Mühsam schluckte Kira Nerys die Tränen hinunter. Sie wollte sich diese Blöße nicht geben. Nicht hier und jetzt. Sie hatte gewusst, dass dieser Tag kommen würde, doch hatte sie nicht geahnt, wie viel Kraft es sie kosten würde. Aber sie musste stark sein. Für das kleine Wesen in ihren Armen. Die O’Briens gaben ihr einen Moment, um Abschied zu nehmen und hatten sich mit der bajoranischen Hebamme in eine Ecke des Raumes zurückgezogen. Shakaar hielt sich so weit wie möglich entfernt von ihnen auf. Sie konnte seinen Blick auf sich spüren. Jetzt zählte nur eins. Das Baby. Die Augen des neugeborenen Jungen waren noch geschlossen, aber sein winziger Mund suchte instinktiv nach der Quelle seiner ersten, so wichtigen Mahlzeit. Kira wünschte sich nichts mehr, als ihm diese an ihrer Brust zu geben. Doch sie wusste, dass sie das auf keinen Fall durfte. Die Bindung, die sie bereits zu ihm aufgebaut hatte, damit weiter zu verstärken, würde es nur noch schlimmer machen.

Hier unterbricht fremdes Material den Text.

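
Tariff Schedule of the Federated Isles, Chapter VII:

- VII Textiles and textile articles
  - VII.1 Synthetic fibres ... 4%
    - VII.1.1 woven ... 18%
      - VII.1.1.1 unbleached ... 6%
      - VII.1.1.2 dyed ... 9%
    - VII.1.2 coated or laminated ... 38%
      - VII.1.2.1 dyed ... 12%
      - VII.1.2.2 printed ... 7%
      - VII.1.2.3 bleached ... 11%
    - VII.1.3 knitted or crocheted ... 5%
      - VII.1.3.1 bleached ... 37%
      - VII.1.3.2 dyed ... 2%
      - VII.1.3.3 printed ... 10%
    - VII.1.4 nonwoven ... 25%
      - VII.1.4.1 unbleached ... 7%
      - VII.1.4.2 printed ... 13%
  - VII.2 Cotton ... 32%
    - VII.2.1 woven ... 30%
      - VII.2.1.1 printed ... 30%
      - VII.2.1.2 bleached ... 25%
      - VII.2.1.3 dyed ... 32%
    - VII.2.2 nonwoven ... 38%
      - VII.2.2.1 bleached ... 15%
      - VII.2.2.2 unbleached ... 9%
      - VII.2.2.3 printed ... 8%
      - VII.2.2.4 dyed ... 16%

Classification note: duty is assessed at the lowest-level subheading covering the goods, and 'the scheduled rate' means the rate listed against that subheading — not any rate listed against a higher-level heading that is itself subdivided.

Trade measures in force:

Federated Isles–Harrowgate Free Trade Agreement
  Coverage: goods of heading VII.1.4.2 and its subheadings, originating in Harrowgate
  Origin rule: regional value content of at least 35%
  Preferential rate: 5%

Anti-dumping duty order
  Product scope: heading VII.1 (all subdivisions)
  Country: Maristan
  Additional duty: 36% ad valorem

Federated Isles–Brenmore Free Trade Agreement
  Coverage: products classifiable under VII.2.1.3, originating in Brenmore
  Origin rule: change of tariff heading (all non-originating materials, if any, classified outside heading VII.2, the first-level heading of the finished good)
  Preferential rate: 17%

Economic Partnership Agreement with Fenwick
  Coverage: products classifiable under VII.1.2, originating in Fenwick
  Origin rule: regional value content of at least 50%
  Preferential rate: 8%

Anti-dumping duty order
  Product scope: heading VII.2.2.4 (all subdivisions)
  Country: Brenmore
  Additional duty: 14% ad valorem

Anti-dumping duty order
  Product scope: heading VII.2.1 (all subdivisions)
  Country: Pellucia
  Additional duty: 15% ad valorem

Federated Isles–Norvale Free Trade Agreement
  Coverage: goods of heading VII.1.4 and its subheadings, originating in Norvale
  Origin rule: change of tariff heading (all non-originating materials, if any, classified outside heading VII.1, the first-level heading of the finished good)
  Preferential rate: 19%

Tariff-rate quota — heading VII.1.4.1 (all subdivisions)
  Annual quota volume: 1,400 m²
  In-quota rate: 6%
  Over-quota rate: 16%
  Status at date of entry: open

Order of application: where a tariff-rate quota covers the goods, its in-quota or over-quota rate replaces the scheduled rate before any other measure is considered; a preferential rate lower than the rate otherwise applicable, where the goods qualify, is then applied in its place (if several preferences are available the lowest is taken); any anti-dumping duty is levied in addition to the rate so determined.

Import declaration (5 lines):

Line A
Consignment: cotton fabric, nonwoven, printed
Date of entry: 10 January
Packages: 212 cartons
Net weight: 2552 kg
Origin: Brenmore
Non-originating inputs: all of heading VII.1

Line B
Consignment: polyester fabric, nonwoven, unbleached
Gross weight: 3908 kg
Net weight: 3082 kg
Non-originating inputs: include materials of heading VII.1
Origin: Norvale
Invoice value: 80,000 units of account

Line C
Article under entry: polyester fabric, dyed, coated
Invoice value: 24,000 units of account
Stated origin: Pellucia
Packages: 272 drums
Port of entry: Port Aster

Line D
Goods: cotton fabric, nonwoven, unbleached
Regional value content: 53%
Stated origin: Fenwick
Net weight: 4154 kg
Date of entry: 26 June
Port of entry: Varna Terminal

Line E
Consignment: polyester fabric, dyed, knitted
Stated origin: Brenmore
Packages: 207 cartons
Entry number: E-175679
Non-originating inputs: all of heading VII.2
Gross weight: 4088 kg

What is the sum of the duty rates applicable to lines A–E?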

„Es wird Zeit für dich, nach Hause zu gehen“, sagte sie leise mit vibrierender Stimme. „Du hast dir eine wunderbare Familie ausgesucht. Deine Eltern werden dir immer Sicherheit und Geborgenheit geben. Viel mehr, als ich das je könnte...“
Sie hielt inne, weil es keine Worte mehr gab. Immer noch gegen die hartnäckige Feuchtigkeit ankämpfend, suchte sie den Blickkontakt zu Keiko. Die Asiatin verstand und kam langsam zu ihr. Obwohl alles in ihr danach schrie, das Baby schützend festzuhalten, hob sie es Keiko entgegen, die es behutsam aus ihren Armen nahm. Sie wandte sich ab, während der kleine Junge, der über die vergangenen Monate in ihrem Leib herangewachsen war, nun aus ihrem Leben getragen wurde. Oh, sie würde ihn natürlich oft sehen können, das war nicht das Problem. Aber sie würde nie mehr als eine Tante sein. Sie war nicht seine Mutter. Das Zischen der Tür verriet, dass die O’Briens den Raum verlassen hatten und sie hörte Shakaars sich nähernde Schritte. Sein Gesicht tauchte vor ihr auf.
„Nerys...“, begann er.
„Nein, lass mich bitte...“, unterbrach sie ihn. „Du sollst gehen, Edon!“
Ihre letzten Worte waren schärfer als beabsichtigt und es tat ihr leid, als sie ihn mit hängenden Schultern zum Ausgang schlurfen sah, aber sie wollte kein Bedauern, keine gut gemeinten Worte. Das war alles nur Schall und Rauch. Als er gegangen war, versagte ihre Stärke, um die sie bis zuletzt gerungen hatte. Sie vermochte die Tränen nicht mehr zurückzuhalten.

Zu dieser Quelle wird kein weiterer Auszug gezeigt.